Boston Globe - Boston,MA,USA
Expert: New Disaster Flick Gets Mechanism of Global Warming Right, But Its Timing Is All Wrong
By Ascribe, 5/10/2004 16:09
DURHAM, N.C., May 10 (AScribe Newswire) -- The cataclysmic ice age scenario depicted in the upcoming movie, ''The Day After Tomorrow,'' gets the mechanics of global warming mostly right, but wildly exaggerates the speed at which it might occur, says a Duke University oceanographer who studies North Atlantic ocean currents.

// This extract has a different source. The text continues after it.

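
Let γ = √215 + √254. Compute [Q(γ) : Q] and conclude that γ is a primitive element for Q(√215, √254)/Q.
[Q(γ) : Q] = 4 (equivalently, Q(γ) = Q(√215, √254))

Obviously Q(γ) ⊆ Q(√215, √254), and [Q(√215, √254):Q] = 4 (since 215, 254 are distinct squarefree integers > 1 with 54610 not a perfect square). To show equality we compute the minimal polynomial of γ. From γ = √215 + √254: γ^2 = 215 + 2√(54610) + 254 = 469 + 2√(54610), so γ^2 - 469 = 2√(54610); squaring, (γ^2 - 469)^2 = 4·54610, i.e. γ^4 - 938γ^2 + 219961 - 218440 = 0, i.e. γ^4 - 938γ^2 + 1521 = 0. So γ is a root of x^4 - 938x^2 + 1521. This polynomial is irreducible over Q: it has no rational root (each ±√215 ± √254 is irrational), and any factorization into two quadratics over Q would force √(54610) ∈ Q (pairing opposite roots) or √215, √254 ∈ Q (other pairings), all impossible. Hence [Q(γ):Q] = 4 = [Q(√215, √254):Q], so Q(γ) = Q(√215, √254).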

''The type of global climate change that happens in the movie -- where global warming diverts warm ocean currents and plunges the world abruptly into a new ice age -- could possibly happen in real life, but it would take many, many decades or even a century or more,'' said Susan Lozier, the Truman and Nellie Semans/Alex Brown & Sons Associate Professor of Earth and Oceans Sciences at Duke's Nicholas School of the Environment and Earth Sciences.
''Hollywood time is not, obviously, the same as geological time,'' Lozier said.
Lozier is a principal investigator in a five-year, National Science Foundation-funded study of the circulation pathways of North Atlantic currents, and has published findings from her work in Science, the Journal of Physical Oceanography and other leading journals.